Find out why it pays to do the right thing

The words “societal networks” may conjure up Facebook, Flickr and the like for you. For Stanford Professor Balaji Prabhakar, the term applies to a broad range of human activities that are vital for a society’s functioning – transportation networks, electricity grids, healthcare networks, and recycling systems, for example.
Prabhakar is interested in human behavior and efficiency within these systems. At the November Café Scientifique tonight (yes a Wednesday night, 11/10!), he will discuss incentive mechanisms in societal networks, the role technology will play in improving efficiency, and his own experiments aimed at reducing road congestion in talk titled “It Pays to Do the Right Thing.”

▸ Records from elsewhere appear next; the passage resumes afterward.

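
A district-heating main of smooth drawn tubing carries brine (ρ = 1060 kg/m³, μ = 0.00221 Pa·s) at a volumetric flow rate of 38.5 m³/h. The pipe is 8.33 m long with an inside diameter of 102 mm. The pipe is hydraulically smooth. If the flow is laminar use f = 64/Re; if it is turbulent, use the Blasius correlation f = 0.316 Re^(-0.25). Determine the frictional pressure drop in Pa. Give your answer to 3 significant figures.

ΔP ≈ 1470 Pa

Q = 38.5 m³/h = 38.5/3600 = 0.01069 m³/s.
Cross-sectional area A = πD²/4 = π(0.102)²/4 = 0.008171 m²; mean velocity V = Q/A = 0.01069/0.008171 = 1.309 m/s.
Reynolds number Re = ρVD/μ = 1060 · 1.309 · 0.102 / 0.00221 = 6.403e+04.
Re > 4000 → turbulent. Smooth-pipe (Blasius): f = 0.316 Re^(-0.25) = 0.316/(6.403e+04)^0.25 = 0.01987.
Darcy-Weisbach: ΔP = f(L/D)(ρV²/2) = 0.01987·(8.33/0.102)·(1060·1.309²/2) = 0.01987·81.67·907.8 = 1473 Pa.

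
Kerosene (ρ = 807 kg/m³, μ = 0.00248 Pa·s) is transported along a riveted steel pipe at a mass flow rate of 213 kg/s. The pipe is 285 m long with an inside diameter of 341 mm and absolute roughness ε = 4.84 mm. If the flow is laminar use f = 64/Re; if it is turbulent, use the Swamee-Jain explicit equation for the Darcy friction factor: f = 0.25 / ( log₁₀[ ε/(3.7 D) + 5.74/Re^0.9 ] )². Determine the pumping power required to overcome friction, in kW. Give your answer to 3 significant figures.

P ≈ 32.0 kW

A = πD²/4 = π(0.341)²/4 = 0.09133 m²; mean velocity V = ṁ/(ρA) = 213/(807 · 0.09133) = 2.89 m/s.
Reynolds number Re = ρVD/μ = 807 · 2.89 · 0.341 / 0.00248 = 3.207e+05.
Re > 4000 → turbulent. Relative roughness ε/D = 0.00484/0.341 = 0.0142. Swamee-Jain: f = 0.25/(log₁₀[0.0142/3.7 + 5.74/3.207e+05^0.9])² = 0.25/(log₁₀[0.00384 + 6.36e-05])² = 0.25/(-2.409)² = 0.04308.
Darcy-Weisbach: ΔP = f(L/D)(ρV²/2) = 0.04308·(285/0.341)·(807·2.89²/2) = 0.04308·835.8·3370 = 1.213e+05 Pa.
Q = ṁ/ρ = 213/807 = 0.2639 m³/s.
Pumping power P = QΔP = 0.2639·1.213e+05 = 32030 W = 32.0 kW.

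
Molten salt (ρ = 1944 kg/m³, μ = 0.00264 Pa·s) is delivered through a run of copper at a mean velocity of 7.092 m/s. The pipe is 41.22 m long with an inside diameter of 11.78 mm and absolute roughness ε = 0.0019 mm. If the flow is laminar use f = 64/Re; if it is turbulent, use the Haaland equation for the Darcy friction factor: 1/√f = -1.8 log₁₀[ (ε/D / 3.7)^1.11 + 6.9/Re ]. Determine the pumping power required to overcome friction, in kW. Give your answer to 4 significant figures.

P ≈ 2.687 kW

Reynolds number Re = ρVD/μ = 1944 · 7.092 · 0.01178 / 0.00264 = 6.152e+04.
Re > 4000 → turbulent. Relative roughness ε/D = 1.9e-06/0.01178 = 0.000161. Haaland: 1/√f = -1.8 log₁₀[(0.000161/3.7)^1.11 + 6.9/6.152e+04] = -1.8 log₁₀[1.44e-05 + 0.000112] = 7.016, so f = 0.02032.
Darcy-Weisbach: ΔP = f(L/D)(ρV²/2) = 0.02032·(41.22/0.01178)·(1944·7.092²/2) = 0.02032·3499·4.889e+04 = 3.476e+06 Pa.
Q = V·A = 7.092·0.000109 = 0.0007729 m³/s.
Pumping power P = QΔP = 0.0007729·3.476e+06 = 2686.5 W = 2.687 kW.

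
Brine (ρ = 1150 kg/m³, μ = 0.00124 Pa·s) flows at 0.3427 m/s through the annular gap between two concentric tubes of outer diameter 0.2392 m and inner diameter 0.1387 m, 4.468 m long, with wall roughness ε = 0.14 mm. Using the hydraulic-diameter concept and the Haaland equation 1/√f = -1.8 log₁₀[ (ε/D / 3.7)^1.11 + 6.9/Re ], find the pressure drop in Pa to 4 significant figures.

Hydraulic diameter D_h = 4A/P = D_o - D_i = 0.2392 - 0.1387 = 0.1005 m.
Re = ρVD_h/μ = 1150·0.3427·0.1005/0.00124 = 3.194e+04.
ε/D_h = 0.00014/0.1005 = 0.00139; Haaland gives 1/√f = -1.8 log₁₀[0.000158+0.000216] = 6.168, so f = 0.02628.
ΔP = f(L/D_h)(ρV²/2) = 0.02628·4.468/0.1005·67.53 = 78.9 Pa.

ΔP ≈ 78.90 Pa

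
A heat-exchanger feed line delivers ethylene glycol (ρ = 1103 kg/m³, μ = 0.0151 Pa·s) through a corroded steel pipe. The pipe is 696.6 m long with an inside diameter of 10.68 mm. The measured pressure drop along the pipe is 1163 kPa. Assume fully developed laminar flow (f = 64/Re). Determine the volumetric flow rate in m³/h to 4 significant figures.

Q ≈ 0.1271 m³/h

For laminar flow, f = 64/Re with Re = ρVD/μ, so Darcy-Weisbach reduces to ΔP = 32μLV/D². Solving for V: V = ΔP·D²/(32μL) = 1.163e+06·(0.01068)²/(32·0.0151·696.6) = 0.3941 m/s.
Check: Re = ρVD/μ = 1103·0.3941·0.01068/0.0151 = 307.5 < 2300, so the laminar assumption holds.
Q = V·A = 0.3941·(π/4·0.01068²) = 3.531e-05 m³/s = 0.1271 m³/h.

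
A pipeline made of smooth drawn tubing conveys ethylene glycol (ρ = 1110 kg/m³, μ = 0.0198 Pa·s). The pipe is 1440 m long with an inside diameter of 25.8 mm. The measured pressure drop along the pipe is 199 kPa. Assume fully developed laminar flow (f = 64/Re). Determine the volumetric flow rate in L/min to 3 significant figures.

For laminar flow, f = 64/Re with Re = ρVD/μ, so Darcy-Weisbach reduces to ΔP = 32μLV/D². Solving for V: V = ΔP·D²/(32μL) = 1.99e+05·(0.0258)²/(32·0.0198·1440) = 0.1452 m/s.
Check: Re = ρVD/μ = 1110·0.1452·0.0258/0.0198 = 210 < 2300, so the laminar assumption holds.
Q = V·A = 0.1452·(π/4·0.0258²) = 7.59e-05 m³/s = 4.55 L/min.

Q ≈ 4.55 L/min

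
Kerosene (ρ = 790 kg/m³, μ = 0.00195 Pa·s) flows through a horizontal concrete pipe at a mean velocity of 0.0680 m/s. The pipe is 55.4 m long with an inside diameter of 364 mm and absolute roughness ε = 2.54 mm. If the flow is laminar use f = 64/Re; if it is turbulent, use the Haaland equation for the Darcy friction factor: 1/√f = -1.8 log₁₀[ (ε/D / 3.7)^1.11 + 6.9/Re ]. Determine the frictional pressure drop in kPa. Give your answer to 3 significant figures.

Reynolds number Re = ρVD/μ = 790 · 0.068 · 0.364 / 0.00195 = 1.003e+04.
Re > 4000 → turbulent. Relative roughness ε/D = 0.00254/0.364 = 0.00698. Haaland: 1/√f = -1.8 log₁₀[(0.00698/3.7)^1.11 + 6.9/1.003e+04] = -1.8 log₁₀[0.000946 + 0.000688] = 5.016, so f = 0.03974.
Darcy-Weisbach: ΔP = f(L/D)(ρV²/2) = 0.03974·(55.4/0.364)·(790·0.068²/2) = 0.03974·152.2·1.826 = 11.05 Pa.
ΔP = 11.05 Pa = 0.0110 kPa.

ΔP ≈ 0.0110 kPa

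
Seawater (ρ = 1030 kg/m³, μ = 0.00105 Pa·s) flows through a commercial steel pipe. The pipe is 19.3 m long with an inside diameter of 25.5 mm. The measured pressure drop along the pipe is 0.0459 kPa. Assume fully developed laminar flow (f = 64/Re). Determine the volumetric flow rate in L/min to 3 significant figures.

For laminar flow, f = 64/Re with Re = ρVD/μ, so Darcy-Weisbach reduces to ΔP = 32μLV/D². Solving for V: V = ΔP·D²/(32μL) = 45.9·(0.0255)²/(32·0.00105·19.3) = 0.04603 m/s.
Check: Re = ρVD/μ = 1030·0.04603·0.0255/0.00105 = 1151 < 2300, so the laminar assumption holds.
Q = V·A = 0.04603·(π/4·0.0255²) = 2.351e-05 m³/s = 1.41 L/min.

Q ≈ 1.41 L/min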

Prabhakar is a faculty member in the Departments of Electrical Engineering and Computer Science at Stanford University. He has been a Terman Fellow at Stanford and a Fellow of the Alfred P. Sloan Foundation. He has received the CAREER award from the U.S. National Science Foundation, the Erlang Prize, and the Rollo Davidson Prize.
Café Scientifique events held at SRI in Menlo Park and are open to all free of charge. No reservations are necessary. Doors open at 5:15; the program runs from 6:00 to 7:30 pm. Directions are available online (organizers ask that you don’t park at SRI’s main entrance at 333 Ravenswood.)